Adults need an environment that is both challenging and supportive. Remember that you are asking adults to take risks as they practice skills among peers, and they may not be comfortable doing so. They need materials provided to them in manageable chunks. They need to know WIIFM — what’s in it for me? What’s the benefit of taking time out from my job to attend a workshop?

They sometimes need to be encouraged to share. Silkes likes to tell people that “your experiences have given you something it’s important to share — something you do might really help the person next to you, so share what is working.”

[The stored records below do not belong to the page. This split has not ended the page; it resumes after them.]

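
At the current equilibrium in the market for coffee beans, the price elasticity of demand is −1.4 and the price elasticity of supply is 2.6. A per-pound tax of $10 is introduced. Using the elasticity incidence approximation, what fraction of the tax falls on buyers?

Buyers' share ≈ 0.65.

Incidence ratio: buyers' share ≈ εs / (εs + |εd|) = 2.6 / (2.6 + 1.4) = 0.65.
Supply is the more elastic side, so buyers bear the larger share.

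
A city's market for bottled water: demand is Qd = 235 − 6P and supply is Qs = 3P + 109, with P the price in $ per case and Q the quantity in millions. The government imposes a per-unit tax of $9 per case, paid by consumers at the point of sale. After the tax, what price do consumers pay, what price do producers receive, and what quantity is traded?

Without the tax, 235 − 6P = 3P + 109 gives 9P = 126, so P* = $14 and Q* = 151.
With the tax collected from consumers, demand (in seller-price terms) shifts: Qd = 235 − 6(P + 9).
New equilibrium: consumers pay $17, producers receive $8, Q = 133. (Wedge: Pb − Ps = 9.)
The less price-elastic side of the market bears the larger share of a per-unit tax.

Consumers pay $17; producers receive $8; quantity = 133.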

In designing learning experiences for adults it is important to set specific objectives. Silkes suggests one to three objectives for the entire program and for each module. “At the end of the workshop, what is it I want people to leave with, very specifically?” asks Silkes. He recommends creating these objectives with specific action verbs. For example, reduce the number of customer service complaint letters and increase the number of complimentary letters; increase sales; and reduce tardiness on the job, absenteeism, or overtime.

In doing the training, the facilitator should not be in the limelight, but rather should be holding the spotlight and shining it on each individual by asking questions, encouraging contributions and risk-taking, and respecting the experience that people bring into the program.

Silkes has been in organizational development, training, and executive coaching for 25 years. After graduating from Brown University in 1973 with a degree in American studies, he stayed on for a master’s degree in teaching. He then taught behavioral sciences in a Greenwich, Connecticut, high school, where he both developed curriculum and served as a master teacher, supervising interns. In the early 1980s, he went into a doctoral program at Columbia University that involved looking at non-school settings as an educator.

While in school, he hooked up with a training and development company that created programs in leadership, customer service, and sales. He spent a number of years on the corporate side in organization development and training with the Macy’s specialty store division and then with the Melville Corporation, a billion-dollar footware retailer. For the last several years he has been with Sherwood Consultants.

Some methodologies work better than others, depending on the group and on the lessons to be learned. Possible activities include case studies, skill practices, discussions, debates, practical applications, and instruction followed by on-the-job activity and a discussion of what did and didn’t work.

“The last thing I want is for the vehicle I choose for learning to become a barrier or impediment to learning itself,” says Silkes.